Faro acredita que, muitas vezes, o circo pode recair num lugar de virtuosidade, o que, principalmente no caso da infância, se torna um problema. “Vejo muitas escolas focarem na técnica, na reprodução de um corpo acrobático, nas pernas sempre estendidas, na flexibilidade total do espacate”, comenta. “Isso acaba não gerando um lugar de representatividade nem de identificação.”

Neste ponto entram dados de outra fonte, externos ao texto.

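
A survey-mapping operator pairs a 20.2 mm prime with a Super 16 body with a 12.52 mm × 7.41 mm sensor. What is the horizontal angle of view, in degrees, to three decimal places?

34.437°

Angle of view α = 2·arctan(w/2f) with w = 12.52 mm and f = 20.2 mm.
w/2f = 0.30990; arctan(0.30990) ≈ 17.2183°, so α ≈ 34.4365°.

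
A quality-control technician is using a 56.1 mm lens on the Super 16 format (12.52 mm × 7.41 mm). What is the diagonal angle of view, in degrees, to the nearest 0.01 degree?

Sensor diagonal = √(12.52² + 7.41²) = √211.6585 ≈ 14.5485 mm.
Angle of view α = 2·arctan(d/2f) with d = 14.5485 mm and f = 56.1 mm.
d/2f = 0.12967; arctan(0.12967) ≈ 7.3881°, so α ≈ 14.7761°.

14.78°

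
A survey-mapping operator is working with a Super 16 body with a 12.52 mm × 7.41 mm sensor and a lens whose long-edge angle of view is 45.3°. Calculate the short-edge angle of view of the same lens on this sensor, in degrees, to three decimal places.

27.746°

From the long-edge AOV: f = 12.52 / (2·tan(22.65°)) = 12.52 / 0.83457 ≈ 15.0018 mm.
Short-edge AOV = 2·arctan(7.41 / (2 × 15.0018)) = 2·arctan(0.24697) ≈ 27.7456°.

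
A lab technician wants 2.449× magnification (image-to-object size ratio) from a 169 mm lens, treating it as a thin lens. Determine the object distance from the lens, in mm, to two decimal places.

238.01 mm

With m = dᵢ/dₒ and 1/f = 1/dₒ + 1/dᵢ, substituting dᵢ = m·dₒ gives 1/f = (1 + 1/m)/dₒ, hence dₒ = f·(1 + 1/m).
dₒ = 169 × (1 + 1/2.449) = 169 × 1.40833 ≈ 238.008 mm.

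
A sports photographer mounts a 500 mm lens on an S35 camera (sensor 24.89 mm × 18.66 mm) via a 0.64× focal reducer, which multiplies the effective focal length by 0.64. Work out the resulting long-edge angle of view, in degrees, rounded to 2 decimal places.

Effective focal length f = 500 × 0.64 = 320 mm.
α = 2·arctan(24.89 / (2 × 320)) = 2·arctan(0.03889) ≈ 4.4543°.

4.45°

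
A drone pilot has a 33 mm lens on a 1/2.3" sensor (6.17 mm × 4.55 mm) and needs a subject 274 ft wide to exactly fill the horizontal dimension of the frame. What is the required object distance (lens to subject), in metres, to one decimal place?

W: 274 ft × 304.8 mm/ft = 83515.20 mm.
Magnification m = w/W = dᵢ/dₒ; combined with 1/f = 1/dₒ + 1/dᵢ this gives dₒ = f·(1 + W/w).
dₒ = 33 mm × (1 + 83515.2/6.17) = 33 × 13536.6884 ≈ 446710.717 mm = 446.711 m.

446.7 m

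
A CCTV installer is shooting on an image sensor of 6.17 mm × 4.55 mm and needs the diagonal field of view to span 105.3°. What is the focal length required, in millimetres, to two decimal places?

Sensor diagonal = √(6.17² + 4.55²) = √58.7714 ≈ 7.6663 mm.
From α = 2·arctan(d/2f) we get f = d / (2·tan(α/2)).
With d = 7.6663 mm and α/2 = 52.65°, tan(α/2) ≈ 1.31031, so f ≈ 7.6663 / 2.62063 ≈ 2.9253 mm.

2.93 mm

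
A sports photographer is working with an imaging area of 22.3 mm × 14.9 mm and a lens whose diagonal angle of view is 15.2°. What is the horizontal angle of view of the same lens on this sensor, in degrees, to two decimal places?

Sensor diagonal = √(22.3² + 14.9²) = √719.3000 ≈ 26.8198 mm.
From the diagonal AOV: f = 26.8198 / (2·tan(7.6°)) = 26.8198 / 0.26686 ≈ 100.5024 mm.
Horizontal AOV = 2·arctan(22.3 / (2 × 100.5024)) = 2·arctan(0.11094) ≈ 12.6613°.

12.66°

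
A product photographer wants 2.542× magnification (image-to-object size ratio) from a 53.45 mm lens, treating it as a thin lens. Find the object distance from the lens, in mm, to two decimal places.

74.48 mm

With m = dᵢ/dₒ and 1/f = 1/dₒ + 1/dᵢ, substituting dᵢ = m·dₒ gives 1/f = (1 + 1/m)/dₒ, hence dₒ = f·(1 + 1/m).
dₒ = 53.45 × (1 + 1/2.542) = 53.45 × 1.39339 ≈ 74.477 mm.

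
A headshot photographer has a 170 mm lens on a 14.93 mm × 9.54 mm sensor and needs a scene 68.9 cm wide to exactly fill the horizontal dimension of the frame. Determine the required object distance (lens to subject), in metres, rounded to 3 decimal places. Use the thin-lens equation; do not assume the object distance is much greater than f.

8.015 m

W: 68.9 cm = 689 mm.
Magnification m = w/W = dᵢ/dₒ; combined with 1/f = 1/dₒ + 1/dᵢ this gives dₒ = f·(1 + W/w).
dₒ = 170 mm × (1 + 689/14.93) = 170 × 47.1487 ≈ 8015.278 mm = 8.01528 m.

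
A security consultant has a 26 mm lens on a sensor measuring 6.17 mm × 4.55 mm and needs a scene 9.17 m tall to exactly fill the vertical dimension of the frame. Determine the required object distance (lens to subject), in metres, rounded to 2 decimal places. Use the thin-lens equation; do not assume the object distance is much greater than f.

W: 9.17 m = 9170 mm.
Magnification m = h/W = dᵢ/dₒ; combined with 1/f = 1/dₒ + 1/dᵢ this gives dₒ = f·(1 + W/h).
dₒ = 26 mm × (1 + 9170/4.55) = 26 × 2016.3846 ≈ 52426.000 mm = 52.426 m.

52.43 m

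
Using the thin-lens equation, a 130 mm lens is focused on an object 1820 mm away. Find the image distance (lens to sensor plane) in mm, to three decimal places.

1/dᵢ = 1/f − 1/dₒ = 1/130 − 1/1820 = 0.0071429 mm⁻¹.
dᵢ = 1/0.0071429 ≈ 140.0000 mm.

140.000 mm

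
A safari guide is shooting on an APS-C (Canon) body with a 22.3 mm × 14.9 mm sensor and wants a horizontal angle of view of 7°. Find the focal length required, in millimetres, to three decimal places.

182.301 mm

From α = 2·arctan(w/2f) we get f = w / (2·tan(α/2)).
With w = 22.3 mm and α/2 = 3.5°, tan(α/2) ≈ 0.06116, so f ≈ 22.3 / 0.12233 ≈ 182.3009 mm.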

Por isso, relembra o que quer ensinar de fato no Giz de Ser: “Nesse contato com as telas, com o crescer, vamos tornando o jeito de viver muito formal. O circo expande as possibilidades de se mover no mundo, e digo fisicamente mesmo”. Segundo a artista, é possível inventar maneiras de se movimentar, que vão além do andar com os dois pés no chão, por exemplo. “Podemos andar com as mãos e os pés, com os cotovelos e a barriga, etc. Isso cria uma referência de que podemos existir de jeitos diferentes, mais criativos, mesmo quando somos adultos.”

Paulo Maeda, que também é artista circense, quer transmitir esses ensinamentos ao filho: “Comecei no circo sem saber fazer nada. Fui aprendendo, ganhando força, habilidade. Escutamos muito que o que fazemos é impossível reproduzir. Mas quero que meu filho saiba que é sim possível, e que ele pode fazer o que quiser”.

Além da autoconfiança, algo que ele busca mostrar ao pequeno, e já ensinou nas aulas de circo, é crença no outro e no trabalho conjunto. Quando lecionava acrobacias em solo, fazia muitos exercícios em grupo, já que é uma modalidade que exige força e atenção para manter em segurança os artistas envolvidos. “Algo que sempre dizia era: ninguém cai. A pessoa que fica em cima jamais pode cair. O grupo ao redor, a pessoa que fica na base, todo mundo deve ficar olhando e cuidando. E esse exercício atento do cuidado com o outro extrapola os limites da lona.”

Voluntariado circense

Outra vertente que passou a usar as atrações do circo como meio de atuação são os projetos sociais. O Circo Crescer e Viver, no Rio de Janeiro, e o Circo Social, no Paraná, são apenas alguns projetos que fazem apresentações beneficentes, dão aulas em comunidades e escolas públicas, entre outras ações. São iniciativas que usam a imagem e o conceito do circo para criarem o mesmo espaço de igualdade presente na lona: “O circo é sempre coletivo, e carrega esse símbolo do círculo, onde todos são semelhantes, sentam em roda”, analisa Isadora Faro, do Giz de Ser. “E no caso das crianças, pais e professores estão sempre em diálogo, o que também cria uma espécie de comunidade.”

O espetáculo jamais é feito sozinho, como reitera Paulo Maeda. “Na creche do meu filho, a diretora me perguntou se faria uma apresentação. Disse a ela que sozinho não conseguiria, mesmo se fizesse um número solo.” Maeda diz que por trás de toda atração, por mais individual que seja, há um grupo coeso de pessoas trabalhando para fazer tudo funcionar. “Tem a pessoa que controla o motor da corda que te puxa e te coloca de volta no chão, a que manipula as luzes, que coloca som, que faz a coreografia. Tudo isso mesmo se o público vê apenas um artista no picadeiro.”

O clássico Circo Zanni, que faz apresentações itinerantes desde 2003 e tinha como um dos fundadores o artista Domingos Montagner (1962-2016), é um belo exemplo do show que deve continuar e a comunidade, se manter, mesmo que uma peça-chave não esteja mais presente. Depois da morte de Montagner, em 2016, o circo continua suas atividades, “unidos e fortes, como ele gostaria”, disse um dos colegas do ator na época.

Esse caráter de comunhão e da força do coletivo é um prato cheio para as iniciativas sociais. “É exatamente isso que precisamos em um projeto: disponibilidade dos voluntários e muita união para manter o circo em pé”, afirma Cleiton Lisboa, do Circo Social. Segundo ele, o circo tem esse poder agregador, “não separa por idade, cor, religião, e isso reverbera na sociedade”. “Brinco que a lona se abre, recebe e entretem crianças de zero a cem anos. O intuito é realmente remeter à infância, unir famílias, levar esperança.”